On the downside, immediate support is clustered near $4,280. If this level fails to hold, analysts warn of potential retracement toward $3,900, where purchaviewrs may look for stronger accumulation. Near-term dip zones between $4,375 and $4,418 are also being monitored by traders as possible entry points.

On the upside, a decisive break above $4,600 could reignite bullish momentum. Market strategists note that clearing this resistance would open the path toward $5,500, a target some analysts have set in anticipation of continued institutional inflows into ETH-related products. Longer-term chart watchers also highlight the potential for a bullish megaphone pattern, which, if confirmed, could extend ETH’s trajectory toward the $10,000 range in an extended cycle.

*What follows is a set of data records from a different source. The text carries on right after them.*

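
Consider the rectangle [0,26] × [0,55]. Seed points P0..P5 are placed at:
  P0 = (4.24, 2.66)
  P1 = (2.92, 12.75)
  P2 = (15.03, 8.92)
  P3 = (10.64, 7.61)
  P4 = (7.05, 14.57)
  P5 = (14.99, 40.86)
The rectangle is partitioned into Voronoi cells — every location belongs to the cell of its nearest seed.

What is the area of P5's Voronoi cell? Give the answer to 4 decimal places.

1. box [0,26]×[0,55]: [(0, 0) (26, 0) (26, 55) (0, 55)]
2. ⊥bis P5·P0 via (9.615,21.76): [(0, 24.4658) (26, 17.149) (26, 55) (0, 55)]  |A|=889.0072
3. ⊥bis P5·P1 via (8.955,26.805): [(0, 30.6501) (26, 19.4861) (26, 55) (0, 55)]  |A|=778.2284
4. ⊥bis P5·P2 via (15.01,24.89): [(0, 30.6501) (13.4195, 24.888) (26, 24.9038) (26, 55) (0, 55)]  |A|=744.1502
5. ⊥bis P5·P3 via (12.815,24.235): [(0, 30.6501) (13.4195, 24.888) (26, 24.9038) (26, 55) (0, 55)]  |A|=744.1502
6. ⊥bis P5·P4 via (11.02,27.715): [(0, 31.0432) (20.3517, 24.8967) (26, 24.9038) (26, 55) (0, 55)]  |A|=720.1201
7. canonical 5-gon: [(0, 31.0432) (20.3517, 24.8967) (26, 24.9038) (26, 55) (0, 55)]
8. shoelace: 720.1201

Area of P5's cell: 720.1201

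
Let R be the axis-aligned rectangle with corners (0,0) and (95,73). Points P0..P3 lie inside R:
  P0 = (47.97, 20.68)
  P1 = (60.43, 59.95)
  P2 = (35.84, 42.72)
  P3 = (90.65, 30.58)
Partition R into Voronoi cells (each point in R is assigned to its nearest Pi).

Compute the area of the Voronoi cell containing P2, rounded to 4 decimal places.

1. box [0,95]×[0,73]: [(0, 0) (95, 0) (95, 73) (0, 73)]
2. ⊥bis P2·P0 via (41.905,31.7): [(0, 8.637) (95, 60.9215) (95, 73) (0, 73)]  |A|=3630.9683
3. ⊥bis P2·P1 via (48.135,51.335): [(0, 8.637) (56.3302, 39.6391) (32.9545, 73) (0, 73)]  |A|=2362.4859
4. ⊥bis P2·P3 via (63.245,36.65): [(0, 8.637) (56.3302, 39.6391) (32.9545, 73) (0, 73)]  |A|=2362.4859
5. canonical 4-gon: [(0, 8.637) (56.3302, 39.6391) (32.9545, 73) (0, 73)]
6. shoelace: 2362.4859

Area of P2's cell: 2362.4859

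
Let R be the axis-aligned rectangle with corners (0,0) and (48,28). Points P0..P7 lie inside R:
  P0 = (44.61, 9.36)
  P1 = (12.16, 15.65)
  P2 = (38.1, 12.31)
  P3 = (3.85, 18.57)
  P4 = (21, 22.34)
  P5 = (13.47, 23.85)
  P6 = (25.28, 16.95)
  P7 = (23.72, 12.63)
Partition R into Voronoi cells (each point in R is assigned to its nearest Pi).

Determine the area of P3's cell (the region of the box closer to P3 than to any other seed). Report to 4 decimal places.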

Technical indicators remain mixed. The relative strength index (RSI) is holding in the neutral zone around 40 to 50, indicating neither overbought nor oversold conditions. Moving averages across short- to medium-term timeframes are skewing bearish, while longer-term averages still reflect structural support. Oscillators such as the MACD suggest indecision, consistent with ETH’s current consolidation phase.

The market’s near-term direction will likely hinge on whether ETH can defend the $4,280 level and build momentum above $4,600. For now, the price action remains range-bound, with traders awaiting a breakout to confirm whether the next leg will test higher resistance or deeper support levels.